People who think heaven sounds boring are usually picturing an eternal church service. But heaven isn't less than earth — it's more. Every good thing about this life, amplified and purified. Everything bad, gone.
"No eye has seen, no ear has heard, and no mind has imagined what God has prepared for those who love him." — 1 Corinthians 2:9 (NLT)
If we literally can't imagine it, I think we can safely say it won't be boring.
How do experience and Scripture work together?
This is a big one, and it touches everything in this series — near-death experiences, speaking in tongues, being filled with the Spirit, even understanding heaven and hell. So let me say something about how I think experience and Scripture relate.
Experience often illuminates Scripture. There are things in the Bible that you can read a hundred times and not really get — until you experience them. Then suddenly the text lights up and you realize it was describing something you now recognize.
Being born again is like that. You can read John 3 and understand it intellectually — "yes, spiritual rebirth, got it." But when it actually happens to you, you realize the text was describing something far more real and specific than your intellect could grasp. The same is true for being filled with the Holy Spirit. You can study Acts 2 in a classroom, but when you experience it yourself, the passage comes alive in a completely different way.

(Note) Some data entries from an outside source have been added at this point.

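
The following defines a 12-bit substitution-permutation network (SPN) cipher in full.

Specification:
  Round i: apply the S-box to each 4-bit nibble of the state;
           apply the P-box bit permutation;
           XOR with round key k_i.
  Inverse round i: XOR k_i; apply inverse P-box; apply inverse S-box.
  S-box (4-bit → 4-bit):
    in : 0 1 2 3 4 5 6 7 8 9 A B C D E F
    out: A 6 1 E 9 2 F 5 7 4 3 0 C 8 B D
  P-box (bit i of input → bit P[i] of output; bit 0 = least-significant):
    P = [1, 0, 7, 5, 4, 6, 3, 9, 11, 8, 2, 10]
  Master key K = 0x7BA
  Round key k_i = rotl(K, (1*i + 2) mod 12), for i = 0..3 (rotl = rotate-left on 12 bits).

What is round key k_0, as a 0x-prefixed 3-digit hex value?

K = 0x7BA
k_0 = rotl(K, (1*0+2) mod 12) = rotl(K, 2) = 0xEE9

0xEE9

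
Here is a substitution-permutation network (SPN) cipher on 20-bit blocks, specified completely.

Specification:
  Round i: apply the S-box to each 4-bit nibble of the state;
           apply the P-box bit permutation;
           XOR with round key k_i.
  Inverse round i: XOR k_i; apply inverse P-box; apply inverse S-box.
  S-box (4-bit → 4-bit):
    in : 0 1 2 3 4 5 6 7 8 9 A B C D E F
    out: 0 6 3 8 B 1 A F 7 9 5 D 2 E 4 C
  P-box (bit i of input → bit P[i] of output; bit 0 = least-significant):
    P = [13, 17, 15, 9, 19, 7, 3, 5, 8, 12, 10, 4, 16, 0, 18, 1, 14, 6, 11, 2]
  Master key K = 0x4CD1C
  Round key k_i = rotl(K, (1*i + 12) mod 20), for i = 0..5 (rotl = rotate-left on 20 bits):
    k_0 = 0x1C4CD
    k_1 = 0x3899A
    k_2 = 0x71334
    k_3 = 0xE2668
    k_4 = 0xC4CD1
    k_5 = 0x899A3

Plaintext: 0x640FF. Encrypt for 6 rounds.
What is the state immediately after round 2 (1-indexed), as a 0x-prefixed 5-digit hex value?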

Speaking in tongues is a great example. If you've never practiced it, you'd probably read every passage about tongues as describing the same thing — people speaking in unknown languages. But once you actually practice it, you discover from experience what Paul spells out in 1 Corinthians 12-14: there are different kinds of tongues. There's a prayer language (1 Corinthians 14:2, 14-15), there are tongues with interpretation for the congregation (1 Corinthians 14:27-28), and there's the Pentecost kind where people hear their own language (Acts 2:6-8). The text distinguishes them, but the distinction is hard to see until experience shows you what to look for.
So experience doesn't replace Scripture — but it can unlock parts of Scripture that were invisible to you before. It's like reading a travel guide about a country you've never visited versus reading the same guide after you've been there. Same words, completely different level of understanding.
What about near-death experiences? A lot of people report light, peace, tunnels, seeing dead relatives. Some Christians point to these as evidence of heaven. Others are skeptical. I apply the same principle: if it lines up with Scripture, it might be real. If it contradicts Scripture, it's unreliable. Paul had an actual experience of Paradise (2 Corinthians 12:2-4) — and he was super cautious about it. He didn't write a bestseller. He barely mentioned the details. That's a good model for all of us.
Can you get out of hell? Is there a second chance?
The idea of getting a second shot after death — or the belief that everyone eventually gets out (called "universalism") — is appealing. But it's really hard to support from Scripture.
In the rich-man-and-Lazarus account, Jesus describes an impassable chasm between comfort and torment (Luke 16:26) — whatever you make of the genre of that passage, the finality is part of the point. The door in the bridesmaids parable shuts permanently (Matthew 25:10-12). And Hebrews says plainly, "People are destined to die once, and after that to face judgment" (Hebrews 9:27).
The urgency of the gospel depends on this life being the time to respond. If there's always another chance later, the cross loses its urgency — and Jesus would have had no reason to warn so intensely.
That's the series. Seven posts, a lot of ground — and still just my current understanding, backed by the scriptures along the way. Hold the debated parts loosely, hold the cross tightly, and read it all against your own Bible. The One who wrote the story can be trusted with the parts we haven't figured out yet.